Family dispute: Stepfather accuses stepson of stealing his pick up
Pago Pago, AMERICAN SAMOA — A man with two prior convictions over a decade is back in court again on a new allegation that he stole his stepfather’s vehicle. When pulled over by patrol officers last month, the suspect, Atina Kamu told officers the vehicle belonged to him and his mother, not his stepfather.
Kamu was taken into custody on June. 20th after officers pulled over the vehicle he was driving at a traffic stop. He made his initial appearance in court on the following Monday, June 22nd.
The government charged Kamu in two different cases.
In the first case, he is charged with one count of stealing, a class C felony, punishable by imprisonment of up to 7 years, a $5,000 fine or pursuant to A.S.C.A 46.2101, a fine equal the twice the amount of gain from the commission of said crime, up to a maximum of $20,000, or both such fine and imprisonment.
Bail was set at $5,000.
In the second case, Kamu is charged with one count of unlawful possession of marijuana and one count of unlawful possession of methamphetamine, both felonies.
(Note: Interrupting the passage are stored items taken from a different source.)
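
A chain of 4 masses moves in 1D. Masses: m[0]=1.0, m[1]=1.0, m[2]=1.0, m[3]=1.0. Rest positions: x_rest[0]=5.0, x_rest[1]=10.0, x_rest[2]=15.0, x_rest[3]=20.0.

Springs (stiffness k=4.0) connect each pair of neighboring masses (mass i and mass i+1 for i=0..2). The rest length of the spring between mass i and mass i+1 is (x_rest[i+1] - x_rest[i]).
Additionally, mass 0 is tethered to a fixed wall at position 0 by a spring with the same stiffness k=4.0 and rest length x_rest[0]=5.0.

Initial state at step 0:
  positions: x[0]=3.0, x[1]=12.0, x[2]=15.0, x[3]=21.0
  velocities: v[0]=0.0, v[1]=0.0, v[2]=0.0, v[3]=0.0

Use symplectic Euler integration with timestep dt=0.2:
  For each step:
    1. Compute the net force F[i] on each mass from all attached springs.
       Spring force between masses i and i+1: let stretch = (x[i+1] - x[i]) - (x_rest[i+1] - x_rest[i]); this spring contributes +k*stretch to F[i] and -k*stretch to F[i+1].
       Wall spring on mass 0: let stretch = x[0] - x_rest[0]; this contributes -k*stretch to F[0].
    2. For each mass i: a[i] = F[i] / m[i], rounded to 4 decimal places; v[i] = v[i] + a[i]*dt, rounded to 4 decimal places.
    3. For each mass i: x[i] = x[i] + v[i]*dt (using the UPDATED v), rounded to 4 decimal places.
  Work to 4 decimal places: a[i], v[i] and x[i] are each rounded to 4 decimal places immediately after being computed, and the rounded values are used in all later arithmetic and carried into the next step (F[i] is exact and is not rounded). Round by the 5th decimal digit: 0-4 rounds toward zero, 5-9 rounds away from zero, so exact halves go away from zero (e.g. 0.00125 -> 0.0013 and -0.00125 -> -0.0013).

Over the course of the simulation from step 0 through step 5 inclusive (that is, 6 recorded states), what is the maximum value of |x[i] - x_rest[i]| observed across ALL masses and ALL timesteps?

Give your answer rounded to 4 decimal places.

Answer: 2.1998

Derivation:
Step 0: x=[3.0000 12.0000 15.0000 21.0000] v=[0.0000 0.0000 0.0000 0.0000]
Step 1: x=[3.9600 11.0400 15.4800 20.8400] v=[4.8000 -4.8000 2.4000 -0.8000]
Step 2: x=[5.4192 9.6576 16.1072 20.6224] v=[7.2960 -6.9120 3.1360 -1.0880]
Step 3: x=[6.6895 8.6290 16.4249 20.4824] v=[6.3514 -5.1430 1.5885 -0.7002]
Step 4: x=[7.1998 8.5374 16.1445 20.4932] v=[2.5514 -0.4579 -1.4022 0.0538]
Step 5: x=[6.7721 9.4489 15.3427 20.6082] v=[-2.1384 4.5577 -4.0089 0.5748]
Max displacement = 2.1998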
The government claims that on the morning of Apr. 20th, a man from Aua contacted the Central Police Station in Fagatogo for assistance to locate his vehicle, which he said was stolen by his stepson, Kamu, the defendant in this case.
The man further stated to police that he suspected that his stepson allegedly stole his vehicle to sell drugs because he’s a drug dealer.
The dispatcher relayed the information to all the police units and two police officers who received the information while patrolling in the Aua area heading West near the village of Leloaloa and Atu’u spotted the vehicle.
According to the government, the stolen vehicle was a blue pick-up with the license plate number 2197, and was registered under the name, Taavili Ionatana, the stepfather of the defendant.
Two hours after the transmission the officers in Aua observed a blue pick-up that did not stop at a stop sign. Since the vehicle matched the description of the stolen vehicle, police pulled it over.
Officers approached the vehicle and noticed that there were two individuals inside — the driver, who is the defendant and a female passenger, who was later identified as the defendant’s girlfriend.
When told the vehicle he was driving was stolen, the defendant told police that the vehicle belongs to him and his mother, not his stepfather. He further stated to officers that they were heading to the Fagatogo Market to get some banana and taro for the Sunday meal.
Officers told the defendant that they are going to impound the vehicle and he needed to come with them to the CPS for further discussion.
Officers then met up with the defendant’s stepfather at the CPS, where he provided officers with a document, which confirmed that the vehicle is registered in his name.
The defendant on the other hand continued to claim that the vehicle belonged to him and his mother, not his stepfather. He further stated to police that it was his mother who gave him the authority to drive their family vehicle. He said his stepfather didn’t have the authority to change the ownership of the vehicle because it was he (defendant) who bought the vehicle a few years back for his mother and his young siblings.
After further discussion regarding the matter, Kamu was then taken into custody and charged with stealing.
Before he was taken into custody, he was patted down and during the body search, police officers found a small stamped-sized baggie containing green leafy substance, along with a glass pipe (commonly used to smoke meth) containing white crystalline substance inside Kamu’s pocket.
Kamu refused to make a statement to police when he was asked about the illegal drugs.
PRELIMINARY EXAMINATION (PX)
During Kamu’s preliminary examination (PX), defense attorney, Bob Stuart wanted to know whether the stolen vehicle really belonged to his client’s stepfather. The government witness told the court that the vehicle is registered under Kamu’s stepfather’s name.
When Stuart asked if there’s any period of time the stepfather gave permission to Kamu to drive the vehicle prior to the day of the alleged incident, the witness replied, “I don’t know.”
Kamu appeared in High Court two weeks ago for arraignment. His pretrial conference is now set for Aug. 9th.
In 2011, Kamu, who was 30 years old at the time of the offense, was charged with attempted rape. He was later convicted and sentenced by the court to 3 years probation. He admitted to the court that he repeatedly forced a 16-year old victim to go with him in his car and his intention was to rape her.
In 2014, Kamu was convicted for violating local drug laws and was sentenced to 5 years probation. His conviction stemmed from an incident after a man contacted police for assistance after Kamu attempted to pick a fight with him, after trying to sell him marijuana cigarettes. When the man didn’t want to buy, Kamu challenged the man to a fight. The man reached for his phone and called police. Police apprehended Kamu and during a body search, officers discovered 5 marijuana cigarettes inside a small baggie in Kamu’s possession.